I don't think there's any "partially converted input characters" to flush. There's only shift sequences that may be unnecessary or unwanted.

204–206

I think forcing return to the initial shift state at this level is too rigid.

As mentioned in https://reviews.llvm.org/D88741?id=379158#inline-1064326, the recommended behaviour for numeric escapes involves no return to the initial shift state prior to the injection of the values specified.

Whether Clang follows that recommendation or not for one platform or the other is a higher level question that should be had in the context of a client of this facility. The facility itself should leave the possibility of resuming with the prior translation's consequent shift state.

llvm/include/llvm/Support/CharSet.h
103

I think "string" is too ambiguous. Additional sentences to clarify would help:
Converts the contents of a StringRef, which conventionally does not include a terminating null character. No additional null termination of the result is attempted.

128

Can refer to the other function to note clarifications re: null termination.

@Kai, I've completed my review of the current state of this patch.

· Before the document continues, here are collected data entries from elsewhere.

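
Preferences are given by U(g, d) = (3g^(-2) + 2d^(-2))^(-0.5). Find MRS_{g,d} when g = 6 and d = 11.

MRS = 1331/144

For CES with ρ = -2, MRS = (3/2)·(d/g)^3.
At (6, 11): MRS = 1331/144.
That is, one extra unit of g is worth 1331/144 units of d at the margin.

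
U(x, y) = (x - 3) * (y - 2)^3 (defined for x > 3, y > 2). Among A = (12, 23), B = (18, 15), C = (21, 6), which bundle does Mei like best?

Evaluate utility at each bundle:
U(A) = 83349.
U(B) = 32955.
U(C) = 1152.
Highest utility is A, so A ≻ B ≻ C.

Bundle A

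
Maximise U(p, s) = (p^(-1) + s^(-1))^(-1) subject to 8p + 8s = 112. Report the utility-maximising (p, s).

For CES with ρ = -1, MRS = (s/p)^2.
Tangency: set MRS = p_p/p_s = 8/8 = 1.
So (s/p)^2 = 1; taking the square root, s/p = 1, i.e. s = p.
Substitute into the budget 8·p + 8·s = 112: 16·p = 112, so p* = 7 and s* = 7.

p* = 7, s* = 7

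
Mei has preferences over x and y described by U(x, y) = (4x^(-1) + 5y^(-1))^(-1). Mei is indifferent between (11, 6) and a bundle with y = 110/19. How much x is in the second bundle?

U depends on (x, y) only through S = 4x^(-1) + 5y^(-1), so equal utility means equal S. At (11, 6): S = 79/66.
With y = 110/19: 5·(110/19)^(-1) = 19/22, so 4x^(-1) = 79/66 − 19/22 = 1/3, i.e. x^(-1) = 1/12.
Hence x = 1/(1/12) = 12.
Check: U(12, 110/19) = 0.8354.

x = 12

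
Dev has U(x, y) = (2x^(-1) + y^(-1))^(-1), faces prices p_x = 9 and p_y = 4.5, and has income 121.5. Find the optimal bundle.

x* = 9, y* = 9

For CES with ρ = -1, MRS = (2/1)·(y/x)^2.
Tangency: set MRS = p_x/p_y = 9/4.5 = 2.
So (y/x)^2 = 1; taking the square root, y/x = 1, i.e. y = x.
Substitute into the budget 9·x + 4.5·y = 121.5: 13.5·x = 121.5, so x* = 9 and y* = 9.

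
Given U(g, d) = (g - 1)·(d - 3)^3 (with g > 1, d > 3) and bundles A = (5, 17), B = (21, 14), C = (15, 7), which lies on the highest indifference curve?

Bundle B

Evaluate utility at each bundle:
U(A) = 10976.
U(B) = 26620.
U(C) = 896.
Highest utility is B, so B ≻ A ≻ C.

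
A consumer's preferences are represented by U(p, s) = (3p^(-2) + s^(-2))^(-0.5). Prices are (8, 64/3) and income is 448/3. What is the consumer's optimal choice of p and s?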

I am out-of-office for three weeks. I hope my comments are clear enough to address and for other reviewers to confirm action/response on.

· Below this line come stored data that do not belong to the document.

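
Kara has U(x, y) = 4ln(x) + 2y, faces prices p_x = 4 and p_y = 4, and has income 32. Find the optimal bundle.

x* = 2, y* = 6

MU_x = 4/x, MU_y = 2.
MRS = 4/x ÷ 2.
Tangency: set MRS = p_x/p_y = 4/4 = 1.
MRS depends only on x: 2/x = 1 ⇒ x* = 2/1 = 2.
From the budget, 4·y = 32 − 4·2 = 24, so y* = 6.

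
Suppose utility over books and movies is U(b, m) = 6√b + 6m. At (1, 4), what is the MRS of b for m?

MU_b = 6/(2√b), MU_m = 6.
MRS = 6/(2√b) ÷ 6.
At (1, 4): MRS = 0.5.
That is, one extra unit of b is worth 0.5 units of m at the margin.

MRS = 0.5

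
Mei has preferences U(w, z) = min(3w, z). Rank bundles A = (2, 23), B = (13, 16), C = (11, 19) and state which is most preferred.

Evaluate utility at each bundle:
U(A) = 6.
U(B) = 16.
U(C) = 19.
Highest utility is C, so C ≻ B ≻ A.

Bundle C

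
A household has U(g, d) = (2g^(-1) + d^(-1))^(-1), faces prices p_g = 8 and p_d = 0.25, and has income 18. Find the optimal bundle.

g* = 2, d* = 8

For CES with ρ = -1, MRS = (2/1)·(d/g)^2.
Tangency: set MRS = p_g/p_d = 8/0.25 = 32.
So (d/g)^2 = 16; taking the square root, d/g = 4, i.e. d = 4·g.
Substitute into the budget 8·g + 0.25·d = 18: 9·g = 18, so g* = 2 and d* = 4·2 = 8.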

llvm/unittests/Support/CharSetTest.cpp
192

I suggest trying to write these tests.

hubert.reinterpretcast edited the summary of this revision. (Show Details)Nov 8 2021, 6:35 AM
Kai updated this revision to Diff 386303.Nov 10 2021, 1:41 PM

Fix a couple of review comments.

Kai added inline comments.Nov 10 2021, 1:44 PM
llvm/CMakeLists.txt
394

Changed.

llvm/include/llvm/Support/CharSet.h
43

Comment added.

77

Fixed. Thanks for catching!

91

Call to cleanup added.

108

Fixed, too.

llvm/lib/Support/CharSet.cpp
136

Changed.

The new changes are improvements. The comments regarding null termination and shift state are still pending resolution.